Wilde Creatures, Warwick Arts Centre to December 30.
Are the people we look up to truly admirable? Do they deserve a statue in the town square?
Oscar Wilde didn't just write for adults, he also created characters that even the smallest children could identify with...and disapprove of.
Forget Dame Trott or the wicked stepmother currently appearing at venues all over the country. At the Arts Centre the award-winning theatre company, Tall Stories, use just a few wooden boxes and some musical instruments to draw young audiences into Wilde's lesser-known allegorical tales of The Devoted Friend and the The Nightingale And The Rose.
Quick as chameleons this hugely talented cast of four switch from pompous, to kind, from lovelorn, to mean....and the audience gets to vote as to whether they are suitable candidates for a statue in the square.
It's all on the worthy side, I have to say. But the action is right in your face and non-stop.
And instead of going on for endless "get your money's worth" hours - as some pantos can - this whole show lasts little more than an hour and ten minutes, and guarantees to have most children jumping up and down in their seats.
For many youngsters from a couple of Coventry primary schools it was their first theatrical experience, and they cottoned on straight away. One 11-year-old was in no doubt that the miller character, who believed he was such a good friend, was in fact anything but - and certainly did not deserve a statue in his honour.
Nor did the rest of the young audience who, when it came to the audience participation section of the show, certainly didn't vote for the miller or the mayor or the student - although they loved the flowers that gradually festooned the stage.
A class of six-year-olds were particularly excited - although one reminded his teacher: "They promised us packets of seeds on the way out, but they forgot!"
The good news is, the cast didn't forget, the seeds were being kept on the bus as a surprise on the way home.
Personally I would have preferred a bit more festive glitter on stage. But the morality of the message came through loud, clear and shining bright.

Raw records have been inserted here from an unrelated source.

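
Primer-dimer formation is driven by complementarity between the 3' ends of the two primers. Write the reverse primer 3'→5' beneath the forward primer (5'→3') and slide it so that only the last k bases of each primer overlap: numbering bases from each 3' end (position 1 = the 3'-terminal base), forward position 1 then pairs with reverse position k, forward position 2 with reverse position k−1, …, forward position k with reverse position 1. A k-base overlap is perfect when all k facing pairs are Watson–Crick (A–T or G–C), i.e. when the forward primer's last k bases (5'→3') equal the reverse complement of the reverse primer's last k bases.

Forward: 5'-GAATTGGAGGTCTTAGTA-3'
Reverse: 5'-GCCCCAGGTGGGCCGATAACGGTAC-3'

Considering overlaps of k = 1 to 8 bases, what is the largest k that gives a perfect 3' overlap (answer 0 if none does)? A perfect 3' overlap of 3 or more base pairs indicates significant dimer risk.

Last 8 bases (5'→3') — forward …TCTTAGTA, reverse …AACGGTAC.
Reverse complement of the reverse primer's last 8 bases: GTACCGTT; its first k bases are the reverse complement of the reverse primer's last k bases, so a perfect k-base overlap needs the forward primer's last k bases to equal them.
Comparing (forward last k vs required): k=1: A vs G ✗; k=2: TA vs GT ✗; k=3: GTA vs GTA ✓; k=4: AGTA vs GTAC ✗; k=5: TAGTA vs GTACC ✗; k=6: TTAGTA vs GTACCG ✗; k=7: CTTAGTA vs GTACCGT ✗; k=8: TCTTAGTA vs GTACCGTT ✗.
Only k = 3 is perfect, so the longest perfect 3' overlap is 3.

Longest perfect overlap: 3 complementary base pairs; significant dimer risk (threshold 3).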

Tickets from: www.warwickartscentre.co.uk
Annette Kinsella writes: Wilde Tales draws on some of Oscar's least-known stories. emphasising the guttersnipe nature of humans, interspersed with a rare starlight of sincerity. The Devoted Friend tells the story of a wealthy miller who abuses the kind nature of his poor friend; The Infanta’s Birthday focuses on a selfish princess who breaks the heart of a wild boy after he falls in love with her; and The Nightingale and the Rose sees the eponymous nightingale pay the ultimate price for a highly-educated student who is ignorant of love.
Thanks to Wilde’s insights into human nature, the stories remain fresh. But credit also goes to Tall Stories. The set, made up of a packing case town, feels timeless, while the characters played by the four-strong cast are personable and engaging. All art is quite useless, said Oscar Wilde. However this entertaining and thought-provoking show asks us to question our actions and perhaps change for the better - which could be the greatest use of all.